New York (Reuters) – Jerome Powell, Jerome Powell, indicated two days of certificate this week. The process is usually referred to as quantitative tightening.

“I think we have ways to go” when reducing the volume of central bond property, and there are no signs that the market liquidity has shrunk enough to influence the Federal Reserve reduction in the holdings of treasury and mortgage bonds. .

Powell notes about quantitative tightening, or QT, as the Federal Reserve threw slightly more than $ 2 trillion of its property. The Federal Reserve seeks to extinguish the liquidity it added to the market during the Covid-19s, when it bought trillions of bonds to achieve stability in the markets and the growth of economic gobengies by reducing the long-term borrowing costs.
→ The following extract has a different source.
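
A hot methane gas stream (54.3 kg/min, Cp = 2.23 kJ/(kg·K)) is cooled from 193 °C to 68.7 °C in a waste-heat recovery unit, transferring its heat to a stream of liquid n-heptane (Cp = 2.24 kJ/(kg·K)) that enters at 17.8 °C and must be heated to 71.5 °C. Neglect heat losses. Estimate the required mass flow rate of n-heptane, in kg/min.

Heat released by hot stream: Q = 54.3 × 2.23 × (193 − 68.7) = 15051 kJ/min
Energy balance on cold side (adiabatic exchanger): Q = ṁ_c·Cp_c·(T_c,out − T_c,in)
ṁ_c = 15051 / [2.24 × (71.5 − 17.8)] = 125.13 kg/min

ṁ_c = 125 kg/min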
Since the Federal Reserve began QT, it has been seeking to reduce the total liquidity of the market, and it is more clearly measured in the level of banking reserves, to levels that allow normal levels of interest rate fluctuations in the money market, while allowing the FBI control of the price of federal funds, its main tool To influence the momentum of the economy.

The Federal Reserve also tries to avoid restarting the events of September 2019 when a lot of liquidity was removed during the last semester of the QT of the system, which requires the Federal Reserve to start adding it again strongly.

The Federal Reserve has taken a number of steps to avoid this again, such as slowing the pace of its withdrawal and preparing new liquidity facilities, while providing more guidance on the factors you see. But she is struggling to make a lot of directives about when she can stop QT, except for saying that today does not seem imminent.

In recent days, some banks have pushed the end of their QT game in relation to the latest consensus, which were looking for a date in June.

“The recent communication indicates that the Federal Reserve is satisfied with allowing QT to operate despite the possibility of lower visibility in the reserve demand in the coming months due to the dynamics of debt reduction,” economists in Goldman Sachs said in a report on Friday.

Banker predictors said that while they expect the Federal Reserve Bank to end at the end of the second quarter, they now see that this happens at the end of the third quarter, with the cabinet bonds stopped at the end of the second quarter and the mortgage that ended in the third quarter.

The economists of Morgan Stanley QT also kicked the road.